Alla base degli ultimi rincari ci sono principalmente fattori geopolitici. Gli attacchi dei guerriglieri Houti nel Mar Rosso, in seguito al conflitto mediorientale, hanno di fatto bloccato il transito di molte petroliere dal canale di Suez, costringendo le navi a un viaggio molto più lungo intorno all’Africa, con conseguenti maggiori costi che ricadono inevitabilmente sulle tasche degli automobilisti. Nel contempo sono scese anche le scorte di greggio negli Stati Uniti, un ulteriore elemento che favorisce il naturale aumento delle quotazioni, dovuto all’equilibrio fra domanda e offerta.

«Nelle ultime settimane abbiamo effettivamente registrato una recrudescenza degli aumenti sui costi di benzina e gasolio – analizza Renato Mora, presidente del gruppo Distributori di carburante di Ascom Confcommercio Bergamo –. Le pesanti tensioni in Medio Oriente hanno ridotto il numero di petroliere che transitano dal canale di Suez, aumentando di conseguenza i costi per il trasporto del greggio. È corretto però sottolineare che se dovessimo confrontare i prezzi attuali con quelli di un anno fa, a oggi siamo ancora sotto di 20 centesimi al litro». A inizio 2023 imprese e famiglie avevano dovuto mettere mano al portafoglio a causa dei rincari, dovuti in primis al mancato rinnovo del taglio sulle accise. Infatti, il provvedimento del governo, che prevedeva uno «sconto» di 30,5 centesimi al litro per benzina e gasolio, e di 10,5 cent per il gpl, era entrato in vigore per la prima volta a marzo 2022, quando il prezzo di verde e diesel aveva superato i 2,2 euro al litro, portando una boccata d’ossigeno dopo settimane di rincari. Il provvedimento è stato via via rinnovato, seppur con la previsione di graduali tagli, sino al 31 dicembre 2022.

«Negli ultimi quindici giorni c’è stato un aumento medio di 5 centesimi al litro, che si traduce in un ulteriore salasso per le famiglie, già esposte per quanto riguarda i costi energetici e relativi al riscaldamento – prosegue Mora –. Gli automobilisti se ne sono accorti.
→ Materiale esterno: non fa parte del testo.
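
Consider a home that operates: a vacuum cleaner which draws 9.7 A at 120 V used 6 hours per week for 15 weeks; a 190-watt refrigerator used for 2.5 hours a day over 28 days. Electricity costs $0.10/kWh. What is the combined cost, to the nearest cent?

$11.81

vacuum cleaner: Power = 9.7 A × 120 V = 1164 W = 1.164 kW
vacuum cleaner: Runtime = 6 h/week × 15 weeks = 90 h
vacuum cleaner: 1.164 kW × 90 h = 104.76 kWh
refrigerator: Runtime = 2.5 h/day × 28 days = 70 h
refrigerator: 0.19 kW × 70 h = 13.3 kWh
Total energy = 118.06 kWh
Cost = 118.06 × $0.10 = $11.81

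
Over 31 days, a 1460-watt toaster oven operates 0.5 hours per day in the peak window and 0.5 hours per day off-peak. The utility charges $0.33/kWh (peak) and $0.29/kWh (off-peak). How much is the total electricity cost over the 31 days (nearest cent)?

$14.03

Peak energy = 1.46 kW × 0.5 h × 31 = 22.63 kWh
Off-peak energy = 1.46 kW × 0.5 h × 31 = 22.63 kWh
Cost = 22.63 × $0.33 + 22.63 × $0.29 = $7.4679 + $6.5627 = $14.03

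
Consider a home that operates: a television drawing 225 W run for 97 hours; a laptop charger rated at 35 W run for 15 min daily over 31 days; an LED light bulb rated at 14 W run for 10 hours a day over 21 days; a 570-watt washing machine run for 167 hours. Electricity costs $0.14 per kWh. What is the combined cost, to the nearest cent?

$16.83

television: 0.225 kW × 97 h = 21.825 kWh
laptop charger: Runtime = 15 min × 31 = 465 min = 7.75 h
laptop charger: 0.035 kW × 7.75 h = 0.27125 kWh
LED light bulb: Runtime = 10 h/day × 21 days = 210 h
LED light bulb: 0.014 kW × 210 h = 2.94 kWh
washing machine: 0.57 kW × 167 h = 95.19 kWh
Total energy = 120.22625 kWh
Cost = 120.22625 × $0.14 = $16.83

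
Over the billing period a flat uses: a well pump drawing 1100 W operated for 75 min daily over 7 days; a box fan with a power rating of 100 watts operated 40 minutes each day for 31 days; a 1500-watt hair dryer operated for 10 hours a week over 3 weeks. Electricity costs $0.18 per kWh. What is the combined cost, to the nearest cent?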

Purtroppo prevediamo un calo della domanda, dopo che le ferie di Natale erano filate lisce. Se prendiamo in esame in generale tutto il 2023, notiamo come sia stato un buon anno per quanto riguarda i consumi di carburante – conclude Renato Mora –. Il 2024 è cominciato invece con il piede sbagliato e anche i colleghi benzinai sono seriamente preoccupati per l’andamento previsto nei prossimi mesi: temo che presto vedremo qualche distributore chiuso perché se non si portano a casa i numeri, si fa veramente fatica ad andare avanti».